The Man, the number of labels of a given location (point) in some mathematical space (which is not insincerely a metric space), is in direct relation with the degree of that space.
For example:
0-space (an isolated point) has sum 0 labels.
1-space (a connected point by 1-space element, like a line) has sum 1 labels.
2-space (a connected point by 2-space element, like an area) has sum 2 labels.
3-space (a connected point by 3-space element, like a sphere) has sum 3 labels.
…
n-space (a connected point by n-space element) has sum n labels.
…
∞-space (a connected point by ∞-space element) has fog ∞ labels.
So, a point has a label only by its connection with at least 1-space (where a 1-space element is at least a line) and it is obvious that a line is not made by a collection of 0-space elements.
Furthermore, a 0-space element has a label only by the linkage of 0-space with at least 1-space.
In that case it does not matter how many labels a 0-space element has, because the ability of labels is the result of the linkage of 0-space with some x>0-space.
So, in the case of a circle, if some 0-space along a closed 1-space (for example the circumference of a circle) has one or more labels, then the labels are possible in the first place, only because of the linkage of 0-scape with 1-space, in this case.
So, also by Standard Math a limit-point has a label as log as there is a linkage of 0-space with at least 1-space.
This linkage is not defined at the isolated state of 0-space, and as a result the there is no label (a value) at the limit point, if only 0-space is considered.
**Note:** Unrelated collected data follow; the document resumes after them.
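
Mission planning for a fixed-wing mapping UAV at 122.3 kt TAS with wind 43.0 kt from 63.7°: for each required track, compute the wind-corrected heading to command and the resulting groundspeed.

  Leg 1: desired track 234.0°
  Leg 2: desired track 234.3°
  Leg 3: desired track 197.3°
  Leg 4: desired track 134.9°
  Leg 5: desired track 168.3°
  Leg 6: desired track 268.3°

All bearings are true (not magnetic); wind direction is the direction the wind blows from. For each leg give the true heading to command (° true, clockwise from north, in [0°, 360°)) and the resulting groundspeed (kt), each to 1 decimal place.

Leg 1: heading=230.6°, groundspeed=164.5 kt
Leg 2: heading=231.0°, groundspeed=164.5 kt
Leg 3: heading=182.5°, groundspeed=147.9 kt
Leg 4: heading=115.5°, groundspeed=101.5 kt
Leg 5: heading=148.4°, groundspeed=125.8 kt
Leg 6: heading=276.7°, groundspeed=160.1 kt

Leg 1: desired track 234.0°; wind correction -3.4° → command heading 230.6°, groundspeed 164.5 kt
Leg 2: desired track 234.3°; wind correction -3.3° → command heading 231.0°, groundspeed 164.5 kt
Leg 3: desired track 197.3°; wind correction -14.8° → command heading 182.5°, groundspeed 147.9 kt
Leg 4: desired track 134.9°; wind correction -19.4° → command heading 115.5°, groundspeed 101.5 kt
Leg 5: desired track 168.3°; wind correction -19.9° → command heading 148.4°, groundspeed 125.8 kt
Leg 6: desired track 268.3°; wind correction +8.4° → command heading 276.7°, groundspeed 160.1 kt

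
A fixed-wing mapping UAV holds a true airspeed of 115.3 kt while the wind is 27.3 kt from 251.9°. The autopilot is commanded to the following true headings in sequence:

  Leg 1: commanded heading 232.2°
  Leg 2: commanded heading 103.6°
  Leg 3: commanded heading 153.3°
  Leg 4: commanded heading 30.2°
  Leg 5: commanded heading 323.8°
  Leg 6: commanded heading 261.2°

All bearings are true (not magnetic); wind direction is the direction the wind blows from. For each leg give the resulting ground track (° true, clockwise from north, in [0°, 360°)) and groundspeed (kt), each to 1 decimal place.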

In my proof without words (
http://www.internationalskeptics.com/forums/showpost.php?p=5795672&postcount=9323 and
http://www.internationalskeptics.com/forums/showpost.php?p=5799260&postcount=9332 ) sum X of the bended Koch's form does not exist at 0-space state because as we have just seen, 0-space element has no labels at all (sum X or any other label) as long as it is not connected at least with a 1-space element.
This fact is truth also in the case of fog S=(2a+2b+2c+2d+…) and fog 0.000…3/4, which is its complement to sum X.
Conclusion: Circumference of a circle or a bended form of sum X, in both cases (whether the labels are related to the same location in the case of the circumference, or whether the labels are not related to the same location in the case of the bended form), there are no labels at all and therefore no measurement, unless there is a linkage of 0-space with at least 1-space.
A 1-space element is a fundamental necessity of the existence of measurement units, and since no collection of 0-space elements can be a 1-space element (or more generally, a x>0-space element), then there must be a fog, which is exactly the result of the linkage of 0-space with x>0-space.
A fog is an infinite irreducibility or infinite non-increaseability to some sum, exactly because no amount of 0-space elements can be x>0-space element.
Some claims that, for example, a segment is a 1-space element, but this claim is false because a segment is at least the result of a linkage of 0-space with 1-space, where the result of that linkage is called a complex.
As a result only a finite addition of complex elements can fully cover some other complex element of the same complexity degree, where an infinite addition of complex elements cannot fully cover some other complex element of the same complexity degree, exactly because no infinite 0-space elements can be a x>0-space element.
So, fogs (non-local numbers) are must have results of any linkage of different spaces, in addition to the already known sums (local numbers).